No doctrine has been more savaged by the system of theology that advocates merely intellectual faith as the condition of salvation,because the doctrine of perseverance is antithetical to the entire system that is so oriented. In fact, what proponents of this system have pejoratively labeled "lordship salvation" is nothing other than the doctrine of perseverance!

Perseverance means that "those who have true faith can lose that faith neither totally nor finally." It echoes God's promise through Jeremiah: "I will make an everlasting covenant with them that I will not turn away from them, to do them good; and I will put the fear of Me in their hearts so that they will not turn away from Me" (32:40, emphasis added).

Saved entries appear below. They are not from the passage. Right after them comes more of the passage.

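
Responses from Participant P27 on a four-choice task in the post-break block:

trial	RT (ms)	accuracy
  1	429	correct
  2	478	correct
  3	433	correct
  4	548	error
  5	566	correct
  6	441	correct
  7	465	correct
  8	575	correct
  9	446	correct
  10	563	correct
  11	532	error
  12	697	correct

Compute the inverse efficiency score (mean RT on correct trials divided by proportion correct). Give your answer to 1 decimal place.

611.2 ms

Correct trials (n=10): 429, 478, 433, 566, 441, 465, 575, 446, 563, 697
Mean correct RT = 5093/10 = 509.3000 ms
Proportion correct = 10/12
IES = 509.3000 / (10/12) = 611.160 ms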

That flatly contradicts the notion entertained by some who teach that faith can evaporate, leaving "believers" who no longer believe. It opposes the radical easy-believism teaching that genuine Christians can choose to "drop out" of the spiritual growth process and "cease to confess Christianity." It is the polar opposite of the brand of theology that makes faith a "historic moment," a one-time "act" that secures heaven, but offers no guarantee the "believer's" earthly life will be changed.
The Westminster Confession of Faith has defined perseverance as follows:
    They whom God hath accepted in His Beloved, effectually called and sanctified by his Spirit, can neither totally nor finally fall away from the state of grace; but shall certainly persevere therein to the end, and be eternally saved (chap. 17, sec. 1).
This definition does not deny the possibility of miserable failings in one's Christian experience, because the Confession also said,
    Nevertheless [believers] may, through the temptations of Satan and of the world, the prevalency of corruption remaining in them, and the neglect of the means of their preservation, fall into grievous sins; and for a time continue therein; whereby they incur God's displeasure, and grieve his Holy Spirit: come to be deprived of some measure of their graces and comforts; have their hearts hardened, and their consciences wounded; hurt and scandalize others, and bring temporal judgments upon themselves (sec. 3).
Sin is a reality in the believer's experience, so it is clear that insistence on the salvific necessity of a working faith does not include the idea of perfectionism. Nevertheless, people steeped in the merely-intellectual-faith teaching often misunderstand the issue with regard to perseverance.